This is an overview of our research themes. We focus on the development of new methodologies, mainly involving hypervalent iodine-mediated dearomatizations of electrons-rich aromatics, and new syntheses of complex natural compounds.
Everybody knows the aliphatic Umpolung concept which involves thioacetal transformations or the Stetter reaction. However, if we want to transpose that concept to aromatic ring chemistry, we first have to consider one of the most important reaction in this domain : The aromatic electrophilic substitution. In that case, an electron-rich aromatic, like a phenol, reacts with an electrophile to give the substituted compound 2. (Scheme 1).

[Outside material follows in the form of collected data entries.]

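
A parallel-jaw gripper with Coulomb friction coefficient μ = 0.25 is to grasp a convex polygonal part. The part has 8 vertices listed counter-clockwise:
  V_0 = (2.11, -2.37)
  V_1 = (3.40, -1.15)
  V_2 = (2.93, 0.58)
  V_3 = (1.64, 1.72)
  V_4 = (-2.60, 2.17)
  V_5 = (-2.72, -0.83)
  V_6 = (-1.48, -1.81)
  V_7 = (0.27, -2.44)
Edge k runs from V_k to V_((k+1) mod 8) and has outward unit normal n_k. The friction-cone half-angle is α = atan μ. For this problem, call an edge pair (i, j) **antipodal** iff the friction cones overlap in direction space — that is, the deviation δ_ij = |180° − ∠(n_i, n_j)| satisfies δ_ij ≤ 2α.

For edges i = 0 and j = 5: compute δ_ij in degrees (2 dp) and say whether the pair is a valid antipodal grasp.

δ = 98.28°, invalid

α = atan 0.25 = 14.04°;  2α = 28.07°
edge 0: e_0 = (+1.29, +1.22);  n_0 = (+0.6871, -0.7265)
edge 5: e_5 = (+1.24, -0.98);  n_5 = (-0.6201, -0.7846)
∠(n_0, n_5) = 81.72°
δ = |180° − 81.72°| = 98.28°
98.28° > 2α = 28.07°  →  invalid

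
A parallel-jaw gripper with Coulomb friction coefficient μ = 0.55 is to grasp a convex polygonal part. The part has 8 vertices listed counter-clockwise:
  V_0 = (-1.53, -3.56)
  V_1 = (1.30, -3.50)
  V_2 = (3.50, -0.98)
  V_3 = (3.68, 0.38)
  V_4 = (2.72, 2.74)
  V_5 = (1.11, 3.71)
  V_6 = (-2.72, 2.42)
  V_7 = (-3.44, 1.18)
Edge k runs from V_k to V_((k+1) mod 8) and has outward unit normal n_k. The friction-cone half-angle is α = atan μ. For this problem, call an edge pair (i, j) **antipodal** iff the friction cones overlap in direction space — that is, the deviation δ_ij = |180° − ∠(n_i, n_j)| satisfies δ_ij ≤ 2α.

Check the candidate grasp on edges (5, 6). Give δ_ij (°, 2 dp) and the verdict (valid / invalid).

α = atan 0.55 = 28.81°;  2α = 57.62°
edge 5: e_5 = (-3.83, -1.29);  n_5 = (-0.3192, +0.9477)
edge 6: e_6 = (-0.72, -1.24);  n_6 = (-0.8648, +0.5021)
∠(n_5, n_6) = 41.24°
δ = |180° − 41.24°| = 138.76°
138.76° > 2α = 57.62°  →  invalid

δ = 138.76°, invalid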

Yet, an oxydative activation allows to produce the highly electrophilic specie 3, which can now react with a nucleophile to give the substituted compound 4. So in one case, the aromatic ring 1 acts as a nucleophile, whereas in the other case, it acts as an electrophile. The transformation is consequently right in agreement with the Umpolung concept.
The activation can be done with a hypervalent iodine reagent, such as DIB (Scheme 2), in perfluorated solvents like HFIP. Those conditions were developed by Pr. Kita in Japan. It is a single electron transfer process, which means that the iodine takes two electrons from the oxygen on the phenol 5. It results the formation of a positive charge on the oxygen. The latter, being an electron-withdrawing atom, don't tolerate that charge and delocalizes it into the ring, either in ortho position or in para position, leading to the phenoxonium ion 6.
At this stage, two reactional pathways are possible. In a first time, if a hindered nucleophile is used (typically a carbon-based nucleophile), the attack in ortho position is preferred, in order to minimize steric interactions (Way a). It results the formation of the enone 7, which can easily rearomatize to give the substituted phenol 8. In the other hand, if a small nucleophile or a hetero-nucleophile is used, the attack in para position is favored, probably due to the stability of the carbocation at this position (Way b). It results the formation of the prochiral dienone 9.
It can be noted that compounds 8 and 9 are quite different, and regarding the Way b, the sleeping insaturations of the phenol are converted into more reactive and functionalizable insaturations.
We believe that compounds resulting from these transformations can represent key intermediates in organic synthesis. That's the reason why the Canesi Group - Laboratoire de Méthodologies et Synthèse de Produits Naturels focuses both on the development of new synthetic methodologies based on the aromatic ring Umpolung concept and on their applications in total syntheses.